Ta tête rejetée en arrière, tu appelles tous les hommes à t’admirer. Pas de doute, tu es cette fausse ingénue au regard si doux. Tu abuses de ton charme sur tout le monde mais moi, ma belle, tu ne m’auras pas, je t’ai enfin découverte. Cela fait des siècles que tu me hantes. La première fois c’était au quinzième, posant pour un peintre, tu l’as séduit au point qu’il a oublié de signer sa toile, le pauvre. Je sais, j’étais son épouse et je n’ai rien touché de la vente ... du tableau.
Je t’ai rencontré aussi à la cour de Louis quatorze, rappelles toi de Versailles. Tu envoûtais les hommes qui m’interessaient pensant trouver parmi eux, un époux. Je suis restée vieille fille. Tu les as tous embobiné, comme cela, d’un regard doux et naïf. Tu parles ! oui ! c’était encore le diable qui coulait dans tes veines.
Je me souviens aussi t’avoir croisée sous le règne de Louis Philippe. A cette époque tu portais comme d’habitude des tenues osées qui faisaient injure aux femmes bien pensantes. J’étais tolérante mais tu as fait souffrir ma soeur et je t’ai défiée d’un duel. Dis, penses tu quelques fois à ce que je t’ai dit un soir ? « Demain, dès l’aube, à l’heure où blanchit la campagne, je descendrai » Victor Hugo m’a entendu et il a écrit ce magnifique poème pour sa fille morte noyée et à cause de qui ? De toi, bien sûr. Toi, toi que je connais si bien ... hélas !
La vie est passée, les guerres aussi malheureusement mais toi et moi, sommes encore là à nous détester.

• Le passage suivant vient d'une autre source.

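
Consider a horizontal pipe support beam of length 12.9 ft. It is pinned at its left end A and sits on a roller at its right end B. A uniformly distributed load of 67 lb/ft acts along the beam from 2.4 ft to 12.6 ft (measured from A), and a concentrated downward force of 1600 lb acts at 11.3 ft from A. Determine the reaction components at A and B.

Resultant of the distributed load: 67 × 10.2 = 683.4 lb at 7.5 ft from A.
Moments about A: B_y·12.9 − (67·10.2)·7.5 − 1600·11.3 = 0 → B_y = 23205.5/12.9 = 1798.88 ≈ 1799 lb.
ΣF_y = 0: A_y + 1798.88 − 67·10.2 − 1600 = 0 → A_y = 484.5 lb.
ΣF_x = 0: no horizontal applied forces, so A_x = 0.

A_x = 0, A_y = 484.5 lb, B_y = 1799 lb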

La dernière fois c’était à l’école. Je ne peux pas oublier comment tu as retourné tous les élèves de la classe avec tes jolies histoires. Je ne savais pas pourquoi tu étais gentille avec eux ... avec moi, c’était autre chose. Tu me frappais de ta règle sur mes doigts, me tirais les cheveux ou les oreilles. Tu m’envoyais au coin pendant des heures pour des futilités que je ne comprenais pas. Tu m’en as fait voir, tu sais. Mes amis, mes nombreux amis de l’enfance se sont détournés de moi et m’insultaient à la récré. Ton visage a totalement disparu de ma vie mais pas ce que tu m’as fait depuis des siècles. Je me demandais souvent pourquoi, je n’aimais pas les anges maintenant, je comprends. Je hais ce que tu représentes aux yeux du monde, l’hypocrisie dans toute sa gloire, je viens de voir dans ce portrait de toi, la perfidie, la méchanceté, la garce à l’état pure. C’est à cause des filles comme toi qu’il n’y aura pas de parité hommes-femmes. Tu fais tout pour que les hommes deviennent fous d’amour ou nous jettent aux ordures, nous les femmes.
Tu te retrouves au vingt-et-unième siècle, devant moi et sais tu ce que je vais te faire ? Non ? Je vais te boxer, te coller des coups de savates sur ton beau visage d’ange, te bruler à la cigarette et te défigurer à tout jamais. Seulement comme tu n’es que photo, je te déchire et te jette à la poubelle, tu passeras à l’incinérateur. Enfin, je serai débarrassée de toi.